Le repos dominical est naturel et sacré, même s’il peut être aménagé

L’ouverture dimanche dernier des quatorze magasins Castorama et Leroy Merlin d’Île-de-France en dépit de la législation sur l’interdiction du travail dominical et de la sentence arbitrale du tribunal de commerce de Bobigny, a obligé le gouvernement à se saisir de la question.

Comme toujours, lorsqu’il y a une décision à trancher, le gouvernement nomme une commission. Celle-ci, présidée par l’ex-PDG de La Poste, Jean-Paul Bailly, doit faire des propositions de réforme avant la fin du mois de novembre.

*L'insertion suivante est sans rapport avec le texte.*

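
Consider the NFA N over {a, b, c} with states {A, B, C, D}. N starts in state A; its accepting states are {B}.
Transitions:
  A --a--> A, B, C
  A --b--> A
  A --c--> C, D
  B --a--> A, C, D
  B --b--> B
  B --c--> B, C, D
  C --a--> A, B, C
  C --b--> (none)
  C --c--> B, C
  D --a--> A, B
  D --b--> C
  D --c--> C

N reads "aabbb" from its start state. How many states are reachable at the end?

2

Start: {A}
read a: {A, B, C}
read a: {A, B, C, D}
read b: {A, B, C}
read b: {A, B}
read b: {A, B}
Final reachable set {A, B} has 2 states.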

Avant toute discussion sur d’éventuels aménagements de l’actuelle législation, il convient de maintenir haut et fort le principe du repos dominical.

C’est d’abord un équilibre tiré de l’histoire, un héritage culturel qui rythme à ce point nos semaines dans le monde occidental qu’il semble aussi naturel que l’alternance des saisons.

Naturel, il l’est dans la mesure où il correspond à la nature de l’homme. Celui-ci ne se réduit pas en effet à sa dimension économique mais présente aussi une dimension affective, sociale et spirituelle. « L’homme ne se nourrit pas seulement de pain » résume l’Évangile (Lc, IV, 4). Il n’est pas qu’un consommateur, ajouterions-nous aujourd’hui.

“Car l’homme n’existe pas pour travailler mais il travaille pour vivre. Le jour chômé vient nous le rappeler.”

Le repos dominical vient nous rappeler que c’est l’économie qui est au service de l’homme et non l’inverse. Le jour chômé (seul ou en famille) est à lui seul la justification du travail effectué au cours des six autres jours de la semaine. S’il venait à disparaître, ce serait la finalité même du travail qui serait en cause. Car l’homme n’existe pas pour travailler mais il travaille pour vivre. Le jour chômé vient nous le rappeler. Prétendre le contraire, cela revient à inverser les finalités de la vie humaine et à dévoyer le travail en nouvel esclavage des temps modernes. Pour noble et épanouissement qu’il soit, le travail reste un moyen ; il ne constitue jamais une fin en soi.

Y a-t-il derrière cette idolâtrie du travail une vision protestante de la société, qu’a si bien analysée Max Weber dans son ouvrage L’éthique protestante ou l’esprit du capitalisme ?

S’il est naturel à l’homme, le repos dominical est aussi un héritage culturel. Institué par l’empereur Constantin en 321, il mit du temps à pénétrer les mœurs mais sous l’impulsion de l’Église, il s’incorpora totalement à l’organisation de la société occidentale. C’est d’ailleurs le dimanche qu’était interdite la pratique du duel, grâce à l’institution géniale de la trêve de Dieu, étendue par la suite à d’autres périodes. Le repos dominical a donc contribué à civiliser les mœurs. Il fut tellement inscrit dans le rythme de la société que la Convention ne put l’abolir lorsqu’elle institua le calendrier révolutionnaire et le culte décadaire (les decadi étant censés remplacer les dimanches). C’est donc tout naturellement que le calendrier grégorien fut progressivement réintroduit sous l’Empire et que la Restauration rétablit le repos dominical (ordonnance du 7 juin 1814). Mais les idéologies sont tenaces et ont la dent longue. À la fin du XIXe siècle, le gouvernement anticlérical de la IIIe République abrogea, par sectarisme idéologique, le repos dominical, afin de laïciser la société et d’effacer toute référence chrétienne dans l’organisation de la vie quotidienne (loi du 12 juillet 1879). Ce n’est donc qu’en 1906 que le repos dominical fut réintroduit, dans le souci d’apaiser des tensions que la séparation de l’Eglise et de l’Etat avaient cristallisé l’année précédente jusqu’à leur paroxysme.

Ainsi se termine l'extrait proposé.